I love cold soups in the summer, don't you? So refreshing. What could be easier for a picnic? Just pour it into a thermos to keep it chilled and take it along. You can dress cold soups up or down.....it all depends on how you serve them. I posted a wonderful strawberry soup a while back; I've served it at a luncheon, at a casual cook-out and it was even served at an engagement party I attended,  passed around in small glass cups on a silver tray during cocktail hour.  And I've got another cold soup coming your way for the 4th of July. 

But today, it's all about chilled sorrel soup. Is sorrel available in your area? Or perhaps you're growing it in your garden?  If so, you've got to try this lovely soup. Sorrel is a member of the buckwheat family and you'll find it most frequently used in soups and sauces. You can use sorrel in salads too, but I'd stick with the small tender leaves that are less acidic. Cooked in a cream soup like this one, you'll find sorrel tangy with a slight lemony flavor.
 


It's an easy green to clean.
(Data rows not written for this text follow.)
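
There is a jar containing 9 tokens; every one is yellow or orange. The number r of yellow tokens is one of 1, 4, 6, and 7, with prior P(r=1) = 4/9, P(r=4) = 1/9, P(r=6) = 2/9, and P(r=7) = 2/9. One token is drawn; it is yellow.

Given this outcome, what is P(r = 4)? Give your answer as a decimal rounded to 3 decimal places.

The likelihood of this draw under each hypothesis: P(data | r = 1) = (1/9) = 1/9; P(data | r = 4) = (4/9) = 4/9; P(data | r = 6) = (6/9) = 2/3; P(data | r = 7) = (7/9) = 7/9.
The prior-weighted likelihoods are 4/9 · 1/9 = 4/81, 1/9 · 4/9 = 4/81, 2/9 · 2/3 = 4/27, 2/9 · 7/9 = 14/81; these sum to 34/81.
So P(r = 4 | data) = (4/81) / (34/81) = 2/17.

0.118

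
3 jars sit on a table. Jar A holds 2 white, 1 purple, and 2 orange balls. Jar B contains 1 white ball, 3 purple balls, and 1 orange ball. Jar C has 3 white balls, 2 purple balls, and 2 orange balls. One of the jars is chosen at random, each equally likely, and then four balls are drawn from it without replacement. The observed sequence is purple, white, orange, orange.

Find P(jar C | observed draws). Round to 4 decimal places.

Under each hypothesis, the probability of the observed sequence is: P(data | jar A) = (1/5)(2/4)(2/3)(1/2) = 1/30; P(data | jar B) = (3/5)(1/4)(1/3)(0/2) = 0; P(data | jar C) = (2/7)(3/6)(2/5)(1/4) = 1/70.
The prior-weighted likelihoods are 1/3 · 1/30 = 1/90, 1/3 · 0 = 0, 1/3 · 1/70 = 1/210; with total 1/63.
So P(jar C | data) = (1/210) / (1/63) = 3/10.

0.3000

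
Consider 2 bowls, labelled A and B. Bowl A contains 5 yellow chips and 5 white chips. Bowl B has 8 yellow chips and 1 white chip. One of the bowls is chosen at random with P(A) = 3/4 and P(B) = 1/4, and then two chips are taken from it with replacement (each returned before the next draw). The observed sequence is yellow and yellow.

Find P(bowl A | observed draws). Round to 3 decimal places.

Under each hypothesis, the probability of the observed sequence is: P(data | bowl A) = (5/10)(5/10) = 0.25; P(data | bowl B) = (8/9)(8/9) = 0.79012.
Multiplying each by its prior: 3/4 · 0.25 = 0.1875, 1/4 · 0.79012 = 0.19753; with total 0.38503.
Therefore the posterior P(bowl A | data) = (0.1875) / (0.38503) = 0.48697.

0.487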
Wash to remove grit, fold the leaf in half lengthwise, grab the stem/vein and pull to remove any woody strings. Sorrel practically falls apart and melts when it hits anything hot. Fresh, as you can see, it's a lovely green color. Unfortunately, when cooked it turns a drab green, but its fresh tangy taste survives to make a delicious soup.
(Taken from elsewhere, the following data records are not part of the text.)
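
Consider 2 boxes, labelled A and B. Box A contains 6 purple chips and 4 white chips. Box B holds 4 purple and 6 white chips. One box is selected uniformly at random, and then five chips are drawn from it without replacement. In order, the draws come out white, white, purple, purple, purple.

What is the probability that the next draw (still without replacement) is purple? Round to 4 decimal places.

Compute the likelihood of the observed sequence for each case: P(data | box A) = (4/10)(3/9)(6/8)(5/7)(4/6) = 1/21; P(data | box B) = (6/10)(5/9)(4/8)(3/7)(2/6) = 1/42.
Multiplying each by its prior: 1/2 · 1/21 = 1/42, 1/2 · 1/42 = 1/84; summing to 1/28.
Dividing through by the total gives posterior P(box A | data) = 2/3, P(box B | data) = 1/3.
So P(purple next | data) = Σ P(purple next | H) P(H | data) = (3/5)(2/3) + (1/5)(1/3) = 7/15.

0.4667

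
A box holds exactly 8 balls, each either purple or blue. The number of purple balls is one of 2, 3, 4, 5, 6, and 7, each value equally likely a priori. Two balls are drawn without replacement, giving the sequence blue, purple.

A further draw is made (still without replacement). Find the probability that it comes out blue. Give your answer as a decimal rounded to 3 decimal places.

Compute the likelihood of the observed sequence for each case: P(data | r = 2) = (6/8)(2/7) = 3/14; P(data | r = 3) = (5/8)(3/7) = 15/56; P(data | r = 4) = (4/8)(4/7) = 2/7; P(data | r = 5) = (3/8)(5/7) = 15/56; P(data | r = 6) = (2/8)(6/7) = 3/14; P(data | r = 7) = (1/8)(7/7) = 1/8.
Weighting by the prior gives 1/6 · 3/14 = 1/28, 1/6 · 15/56 = 5/112, 1/6 · 2/7 = 1/21, 1/6 · 15/56 = 5/112, 1/6 · 3/14 = 1/28, 1/6 · 1/8 = 1/48; with total 11/48.
The posterior is then P(r = 2 | data) = 12/77, P(r = 3 | data) = 15/77, P(r = 4 | data) = 16/77, P(r = 5 | data) = 15/77, P(r = 6 | data) = 12/77, P(r = 7 | data) = 1/11.
So P(blue next | data) = Σ P(blue next | H) P(H | data) = (5/6)(12/77) + (2/3)(15/77) + (1/2)(16/77) + (1/3)(15/77) + (1/6)(12/77) + (0)(1/11) = 5/11.

0.455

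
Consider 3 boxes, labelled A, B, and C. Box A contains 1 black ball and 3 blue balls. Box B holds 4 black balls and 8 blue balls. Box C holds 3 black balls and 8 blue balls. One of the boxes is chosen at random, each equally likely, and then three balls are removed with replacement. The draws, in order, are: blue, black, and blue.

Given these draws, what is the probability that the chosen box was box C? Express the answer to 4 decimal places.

0.3331

For each hypothesis, P(data | H) works out to: P(data | box A) = (3/4)(1/4)(3/4) = 0.14062; P(data | box B) = (8/12)(4/12)(8/12) = 0.14815; P(data | box C) = (8/11)(3/11)(8/11) = 0.14425.
The prior-weighted likelihoods are 1/3 · 0.14062 = 0.046875, 1/3 · 0.14815 = 0.049383, 1/3 · 0.14425 = 0.048084; these sum to 0.14434.
So P(box C | data) = (0.048084) / (0.14434) = 0.33313.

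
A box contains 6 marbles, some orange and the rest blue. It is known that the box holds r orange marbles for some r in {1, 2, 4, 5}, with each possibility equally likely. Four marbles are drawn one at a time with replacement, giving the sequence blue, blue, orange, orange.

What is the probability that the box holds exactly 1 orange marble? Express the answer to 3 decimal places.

0.140

Compute the likelihood of the observed sequence for each case: P(data | r = 1) = (5/6)(5/6)(1/6)(1/6) = 0.01929; P(data | r = 2) = (4/6)(4/6)(2/6)(2/6) = 0.049383; P(data | r = 4) = (2/6)(2/6)(4/6)(4/6) = 0.049383; P(data | r = 5) = (1/6)(1/6)(5/6)(5/6) = 0.01929.
Multiplying each by its prior: 1/4 · 0.01929 = 0.0048225, 1/4 · 0.049383 = 0.012346, 1/4 · 0.049383 = 0.012346, 1/4 · 0.01929 = 0.0048225; these sum to 0.034336.
Therefore the posterior P(r = 1 | data) = (0.0048225) / (0.034336) = 0.14045.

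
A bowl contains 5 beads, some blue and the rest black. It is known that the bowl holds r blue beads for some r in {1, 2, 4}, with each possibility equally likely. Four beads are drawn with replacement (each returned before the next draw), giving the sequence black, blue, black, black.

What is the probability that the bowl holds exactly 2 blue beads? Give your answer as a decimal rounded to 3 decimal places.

Compute the likelihood of the observed sequence for each case: P(data | r = 1) = (4/5)(1/5)(4/5)(4/5) = 0.1024; P(data | r = 2) = (3/5)(2/5)(3/5)(3/5) = 0.0864; P(data | r = 4) = (1/5)(4/5)(1/5)(1/5) = 0.0064.
Multiplying each by its prior: 1/3 · 0.1024 = 0.034133, 1/3 · 0.0864 = 0.0288, 1/3 · 0.0064 = 0.0021333; summing to 0.065067.
Therefore the posterior P(r = 2 | data) = (0.0288) / (0.065067) = 0.44262.

0.443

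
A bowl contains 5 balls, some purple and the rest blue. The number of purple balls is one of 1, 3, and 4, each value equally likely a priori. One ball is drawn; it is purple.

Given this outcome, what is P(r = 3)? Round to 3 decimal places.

0.375

Compute the likelihood of this draw for each case: P(data | r = 1) = (1/5) = 1/5; P(data | r = 3) = (3/5) = 3/5; P(data | r = 4) = (4/5) = 4/5.
Weighting by the prior gives 1/3 · 1/5 = 1/15, 1/3 · 3/5 = 1/5, 1/3 · 4/5 = 4/15; with total 8/15.
Hence P(r = 3 | data) = (1/5) / (8/15) = 3/8.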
I've saved a couple recipes. Gabrielle Hamilton from Prune likes to serve her sorrel soup hot over some diced cooked potatoes rather than puréeing the potatoes along with the sorrel. I think I'd like to try that texture in a sorrel soup and I'd like to try it hot too. But because it's summer, I'm sticking with this recipe which calls for chilling and you can serve it in paper soup cups if you want. 


Cold Sorrel, Leek and Potato Soup

Adapted from HERE
.



Ingredients:
1 tablespoon unsalted butter 
1 medium leek (white and light-green parts only), thinly sliced (about 1 cup) 
Kosher salt 
2 small Yukon Gold potatoes, peeled and cut into small dice (about 2 cups) 
4 cups low-salt chicken broth 
4 oz. sorrel leaves, ribs removed; more for garnish 
1/2 cup heavy cream  
Freshly ground black pepper

Method:

Melt the butter in a 4-quart pot over medium-low heat. Add the leek and a pinch of salt and cook until tender but not brown, 5 to 7 minutes. Stir in the potatoes and then add 4 cups of chicken stock and 1 tsp. salt. Bring to a boil, cover partially, reduce the heat to maintain a simmer, and cook until the potatoes are tender, about 12 minutes. Add the sorrel and cook until wilted, 1 to 2 minutes. Remove from the heat and let cool slightly.

Purée the soup in a blender until smooth. Pour the soup into a medium bowl, cover, and refrigerate until completely chilled, about 4 hours. Whisk the cream into the soup and season to taste with salt and pepper. Serve garnished with thinly sliced sorrel leaves and even a dollop of yogurt or sour cream. Makes about 4 cups.